Sir: We refer to your article " School's out - and the fun begins for parents (Tuesday Review, 28 July). It implies that when schools break up for summer, a) there is no fun for parents and (b) the little darlings have to be constantly occupied from dawn to dusk, regardless of expense.

We've just had two grandsons staying with us, ages four and six years. It was with some trepidation that we agreed to have them for five days. They have a reputation of being wildly uncontrollable (my daughter's word is "manic") and easily bored. Videos were sent up which I know they have watched ad nauseam at home. These were not looked at, and the purse of pocket money supplied was not opened. Our only expense was two trips to the local swimming-pool (1.25 each for senior citizens and junior, 35p for under- fives).

How did we occupy them?

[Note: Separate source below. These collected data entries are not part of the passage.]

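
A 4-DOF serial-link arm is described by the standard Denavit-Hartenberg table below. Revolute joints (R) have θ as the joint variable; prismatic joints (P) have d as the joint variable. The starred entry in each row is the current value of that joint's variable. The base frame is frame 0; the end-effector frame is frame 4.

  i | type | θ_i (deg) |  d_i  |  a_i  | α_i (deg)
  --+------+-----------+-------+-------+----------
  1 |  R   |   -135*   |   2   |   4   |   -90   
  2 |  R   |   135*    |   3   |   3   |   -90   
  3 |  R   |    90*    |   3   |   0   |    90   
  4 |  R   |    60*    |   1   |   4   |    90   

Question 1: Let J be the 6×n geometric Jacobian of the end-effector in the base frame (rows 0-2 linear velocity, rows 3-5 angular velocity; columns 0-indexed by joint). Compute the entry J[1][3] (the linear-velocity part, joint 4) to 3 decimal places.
-1.449

axis z_3 = (0.5000,0.5000,-0.7071); lever o_n−o_3 = (0.8178,3.6463,1.7424)
cross product → J_v[:, 3] = (3.4495,-1.4495,1.4142)
J_ω[:, 3] = z_3
entry J[1][3] = -1.4495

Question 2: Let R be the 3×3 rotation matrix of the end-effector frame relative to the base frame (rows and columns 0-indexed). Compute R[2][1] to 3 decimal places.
-0.707

End-effector y-axis (col 1 of R) = (0.5000,0.5000,-0.7071)
R[2][1] = -0.7071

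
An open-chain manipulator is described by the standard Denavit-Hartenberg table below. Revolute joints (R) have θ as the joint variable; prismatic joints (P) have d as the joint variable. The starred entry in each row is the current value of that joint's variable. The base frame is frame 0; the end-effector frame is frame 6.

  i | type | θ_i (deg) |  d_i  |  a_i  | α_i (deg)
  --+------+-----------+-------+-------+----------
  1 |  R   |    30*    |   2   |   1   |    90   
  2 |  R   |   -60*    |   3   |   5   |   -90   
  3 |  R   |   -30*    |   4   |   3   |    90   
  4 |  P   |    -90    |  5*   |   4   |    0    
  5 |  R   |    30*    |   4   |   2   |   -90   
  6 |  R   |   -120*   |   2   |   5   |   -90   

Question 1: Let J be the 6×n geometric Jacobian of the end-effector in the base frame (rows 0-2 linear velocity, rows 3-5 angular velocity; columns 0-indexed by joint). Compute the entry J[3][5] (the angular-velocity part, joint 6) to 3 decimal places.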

We involved them in our own activities: an afternoon at the (local) Cromarty regatta, where there was plenty for them to see and do, even if only skipping pebbles on the water (free); a long walk in the rain, closely examining innumerable slugs, and mostly just chatting. They helped weed the drive and had a great time climbing in and out of a large pit we had dug to re-site the clothes prop. This they later filled while carefully retrieving all the worms in the soil and comparing sizes. Strawberries, raspberries and currants in our own garden were all picked with intense concentration and enjoyment.

They had the usual indoor activities with pens and crayons. They were allowed to "let off steam" with duvets and pillows in their rooms, and the so-called hyperactive six-year-old was sent off on several timed circuits outside the house, constantly trying to beat his own record.

They were rarely shouted at and never smacked, but had lots of cuddles and chat. Each evening they both went to bed tired and slept through till 7am. We were not obliged to change our routine, and still had time to ourselves. When they are older, we shall take them hill walking, sailing or perhaps birdwatching.

A hundred pounds a day at a leisure park? Two senior citizens certainly could not afford this luxury, and we had a sneaking suspicion that the grandchildren preferred our free, home-made entertainment.